Just like Unbridled, Summer Squall bounced back quickly from the Derby. Then last Friday, after a light gallop, he bled again, a slight trickle that lasted three or four minutes.
The unfortunate thing about the Lasix flap is that it detracted from a wonderful day and race. The weather couldn't have been nicer or the crowd at Pimlico more festive. Bettors made Unbridled the 8-5 favorite, with Summer Squall a slight 2-1 favorite over Mister Frisky.
When the starting gate opened, the long shot Fighting Notion went straight to the lead, followed closely by Mister Frisky, who angled over from his post on the far outside. Behind the leaders, Day was content to sit tight on Summer Squall, saving ground on the rail, about four or five lengths off the lead. When Fighting Notion drifted out on the turn for home, Day tried to move up, only to check his colt when the leader came back in. However, when Fighting Notion drifted out again, Day and Squall moved.

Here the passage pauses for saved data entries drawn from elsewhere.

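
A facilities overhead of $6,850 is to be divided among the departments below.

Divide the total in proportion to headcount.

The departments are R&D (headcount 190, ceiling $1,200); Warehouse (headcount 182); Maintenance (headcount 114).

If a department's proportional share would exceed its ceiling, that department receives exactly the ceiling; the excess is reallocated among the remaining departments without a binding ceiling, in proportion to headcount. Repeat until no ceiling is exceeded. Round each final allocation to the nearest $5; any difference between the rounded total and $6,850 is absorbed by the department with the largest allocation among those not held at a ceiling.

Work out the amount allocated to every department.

Headcount total: 486.
Unconstrained shares: R&D 2,677.98; Warehouse 2,565.23; Maintenance 1,606.79.
Cap binds for R&D ($1,200); remaining pool $5,650 reallocated over remaining headcount 296.
Shares after redistribution: Warehouse 3,473.99 → $3,475; Maintenance 2,176.01 → $2,175.

R&D: $1,200; Warehouse: $3,475; Maintenance: $2,175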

After drawing clear of the tiring Fighting Notion, Summer Squall had to contend with Unbridled, who was making his move on the outside. Day obviously had more horse than he had had in the Derby, thanks to a slower early pace and the fact that Squall, who had been distracted by the shrieking crowd in Louisville, remained focused on the competition.
Responding to a few stings of Day's whip, Summer Squall dug in and steadily pulled away. Mister Frisky finished nine lengths behind Unbridled. Summer Squall will now get the summer off before being cranked back up and pointed toward the Breeders' Cup Classic on Oct. 27 at—Belmont Park.
Asked why they would run Squall in New York for the Breeders' Cup and not the Belmont, Campbell and Howard said they felt a vacation would help the colt get over his bleeding problem. Last year he ran his most impressive races in New York without Lasix.
"It would be irresponsible to run him back in three weeks time, at a mile and a half, without Lasix," Campbell said. "I'm elated. To win these races, you've got to bleed a little bit...."
Campbell then paused. "Uh, not literally, but sweat a little bit," he said. "I don't think there's any horse in training today with more heart than Summer Squall."